My family is incredibly immature. Thank goodness for that.
When the new washer and dryer are installed, I need to do some rearranging in the basement to make the area perfect. This means that a lot of the toys and games that are housed on shelves in the stairwell have to move temporarily to the den. This starts another purge of stuff.
Naturally, my grown kids do what all kids of any age do when they see stuff that has been out of sight and out of mind: they play with everything. Before I have a chance to figure out what they are doing, my son loads up a Nerf gun and starts firing at my daughter and me as we sit in the kitchen, cleaning up from his early-birthday celebration.

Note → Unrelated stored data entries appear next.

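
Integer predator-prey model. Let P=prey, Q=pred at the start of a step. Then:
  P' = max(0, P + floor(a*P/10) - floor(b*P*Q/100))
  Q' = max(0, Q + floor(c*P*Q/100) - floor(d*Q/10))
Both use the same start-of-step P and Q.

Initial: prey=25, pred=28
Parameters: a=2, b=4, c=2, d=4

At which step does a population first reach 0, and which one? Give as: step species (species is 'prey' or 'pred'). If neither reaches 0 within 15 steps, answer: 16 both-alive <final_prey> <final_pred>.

Answer: 2 prey

Derivation:
Step 1: prey: 25+5-28=2; pred: 28+14-11=31
Step 2: prey: 2+0-2=0; pred: 31+1-12=20
First extinction: prey at step 2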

What he doesn't know is that I have within arm's length the Nerf gun (fully loaded with extra missiles beside it) that my brother's family just gave me for my birthday (because fun-based immaturity is a family trait). I grab the Nerf gun, prime it, and turn quickly, firing the whole way until the gun is empty and I have to reload. Meanwhile, my son is hitting us with giant Nerf bullets, and I can tell you, they sting a little bit at this close range.

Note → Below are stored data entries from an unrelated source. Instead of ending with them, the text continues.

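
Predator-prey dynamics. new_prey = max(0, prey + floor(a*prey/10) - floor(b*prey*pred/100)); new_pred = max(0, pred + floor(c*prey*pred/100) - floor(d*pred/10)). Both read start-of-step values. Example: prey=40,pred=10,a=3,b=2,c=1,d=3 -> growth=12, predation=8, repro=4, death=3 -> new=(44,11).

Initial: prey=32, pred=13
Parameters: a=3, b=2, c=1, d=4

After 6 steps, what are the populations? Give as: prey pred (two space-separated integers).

Answer: 53 10

Derivation:
Step 1: prey: 32+9-8=33; pred: 13+4-5=12
Step 2: prey: 33+9-7=35; pred: 12+3-4=11
Step 3: prey: 35+10-7=38; pred: 11+3-4=10
Step 4: prey: 38+11-7=42; pred: 10+3-4=9
Step 5: prey: 42+12-7=47; pred: 9+3-3=9
Step 6: prey: 47+14-8=53; pred: 9+4-3=10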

I hand my Nerf gun off to my daughter, who expertly makes her way into the den. She is hiding in the stairwell leading upstairs, and her brother is about ten feet away in the basement stairwell. Both are decent marksmen, my daughter being well-trained in the real deal, and they proceed to have an OK Corral style shootout (though it lasts a few minutes longer than the infamous original).
When it's over, the only busted guts are from laughing, and it's just like the old days when they were little. Yup, we are ridiculously and forever immature. Indeed, thank goodness for that.